Yes. You can start learning bioinformatics on Coursera for free in two ways:
If you want to keep learning, earn a certificate in bioinformatics, or unlock full course access after the preview or trial, you can upgrade or apply for financial aid.
The best beginner bioinformatics courses are usually those that introduce both the biology and the computing in an accessible way. Biology Meets Programming: Bioinformatics for Beginners from the University of California San Diego is a strong fit for learners who want an entry point into coding with biological examples, while Introduction to Bioinformatics from Birla Institute of Technology & Science, Pilani offers a broad introduction to the field. Learners interested in genomics and Python may also consider Python for Genomic Data Science from Johns Hopkins University.
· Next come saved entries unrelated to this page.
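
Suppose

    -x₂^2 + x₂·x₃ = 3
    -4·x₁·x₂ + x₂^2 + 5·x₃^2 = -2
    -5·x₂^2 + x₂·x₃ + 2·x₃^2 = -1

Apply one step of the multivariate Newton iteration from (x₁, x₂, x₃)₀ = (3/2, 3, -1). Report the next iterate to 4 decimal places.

(0.0833, 1.5000, 0.5000)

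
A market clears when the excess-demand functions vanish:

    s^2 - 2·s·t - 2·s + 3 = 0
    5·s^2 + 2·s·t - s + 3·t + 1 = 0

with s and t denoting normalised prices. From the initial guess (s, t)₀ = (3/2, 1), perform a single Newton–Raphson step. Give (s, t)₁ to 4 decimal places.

(0.4107, 1.1131)

At (3/2, 1): F = (-0.7500, 16.7500).
Jacobian J = [[2·s - 2·t - 2, -2·s], [10·s + 2·t - 1, 2·s + 3]].
At the point, J = [[-1.0000, -3.0000], [16.0000, 6.0000]] (det J = 42.0000).
Solving J·Δ = −F gives Δ = (-1.0893, 0.1131).
Then the next iterate is (s, t)₁ = (0.4107, 1.1131).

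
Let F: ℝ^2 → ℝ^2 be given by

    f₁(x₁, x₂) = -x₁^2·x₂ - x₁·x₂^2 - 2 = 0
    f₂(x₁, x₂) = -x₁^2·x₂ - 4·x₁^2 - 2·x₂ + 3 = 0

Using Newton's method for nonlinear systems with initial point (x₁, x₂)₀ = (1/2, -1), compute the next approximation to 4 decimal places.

At (1/2, -1): F = (-2.2500, 4.2500).
Jacobian J = [[-2·x₁·x₂ - x₂^2, -x₁^2 - 2·x₁·x₂], [-2·x₁·x₂ - 8·x₁, -x₁^2 - 2]].
At the point, J = [[0.0000, 0.7500], [-3.0000, -2.2500]] (det J = 2.2500).
Solving J·Δ = −F gives Δ = (-0.8333, 3.0000).
Then the next iterate is (x₁, x₂)₁ = (-0.3333, 2.0000).

(-0.3333, 2.0000)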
Bioinformatics courses typically cover sequence analysis, genome data, biological databases, algorithms, programming, and methods for interpreting molecular or genomic information. Some courses focus on broad concepts, while others emphasize applied workflows such as bacterial genome analysis, Python scripting, or genomic data science. On Coursera, options such as Bioinformatics, Bioinformatic Methods I, Bacterial Bioinformatics, Applied Bioinformatics, and Genomic Data Science let learners explore different parts of the field and build skills step by step.